Alleen via Jezus kunnen we onze hemelse Vader benaderen:

HerzSt (Johannes 14:6) 6 Jezus zei tegen hem: Ik ben de Weg, de Waarheid en het Leven. Niemand komt tot de Vader dan door Mij.
HerzSt (1 Timotheüs 2:4) 4 Die wil dat alle mensen zalig worden en tot kennis van de waarheid komen.

Christenen verheugen zich als hun kinderen geloof stellen in de Christus en dus in Gods woord:

HerzSt (3 Johannes 1:4) 4 Ik heb geen grotere blijdschap dan hierover dat ik hoor dat mijn kinderen in de waarheid wandelen.

Hoe gaat de wereld om met waarheid?

HerzSt (Romeinen 1:25) 25 Zij hebben de waarheid van God vervangen door de leugen, en het schepsel vereerd en gediend boven de Schepper, Die te prijzen is tot in eeuwigheid.
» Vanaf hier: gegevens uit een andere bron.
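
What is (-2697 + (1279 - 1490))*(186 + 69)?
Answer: -741540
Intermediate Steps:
(-2697 + (1279 - 1490))*(186 + 69) = (-2697 - 211)*255 = -2908*255 = -741540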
Amen.
HerzSt (Jesaja 5:20-21) 20 Wee hun die het kwade goed noemen en het goede kwaad; die duisternis voorstellen als licht, en licht als duisternis; die bitter voorstellen als zoet en zoet als bitter. 21 Wee hun die in hun eigen oog wijs zijn en naar hun eigen mening  verstandig.

  • De eerste Christelijke gemeenschap en de eerste opbouw

De eerste gemeenten bestonden uit de apostelen en verder praktisch allemaal heiligen:

HerzSt (1 Korinthe 14:33) 33 Want God is geen God van wanorde, maar van vrede, zoals in alle gemeenten van de heiligen.

Discipelen van Jezus werden voor het eerst Christenen genoemd:

HerzSt (Handelingen 11:22, 26) 22 En het gerucht over hen kwam de gemeente die in Jeruzalem was, ter ore; en zij zonden Barnabas uit om het land door te gaan tot Antiochië toe…..26 En het gebeurde dat zij een heel jaar met de gemeente samenkwamen en een grote menigte onderwezen en dat de discipelen voor het eerst in Antiochië christenen genoemd werden.

Wat betekende de waarheid of Gods woord voor de eerste Christelijke gemeenten?

De apostelen en de heiligen hadden alles gemeenschappelijk:

HerzSt (Handelingen 2:42, 44) 42 En zij volhardden in de leer van de apostelen en in de gemeenschap, in het breken van het brood en in de gebeden…..44 En allen die geloofden, waren bijeen en hadden alle dingen gemeenschappelijk….
HerzSt (Handelingen 4:32) 32 En de menigte van hen die geloofden, was een van hart en een van ziel; en niemand zei dat iets van wat hij bezat, van hemzelf was, maar alles hadden zij gemeenschappelijk.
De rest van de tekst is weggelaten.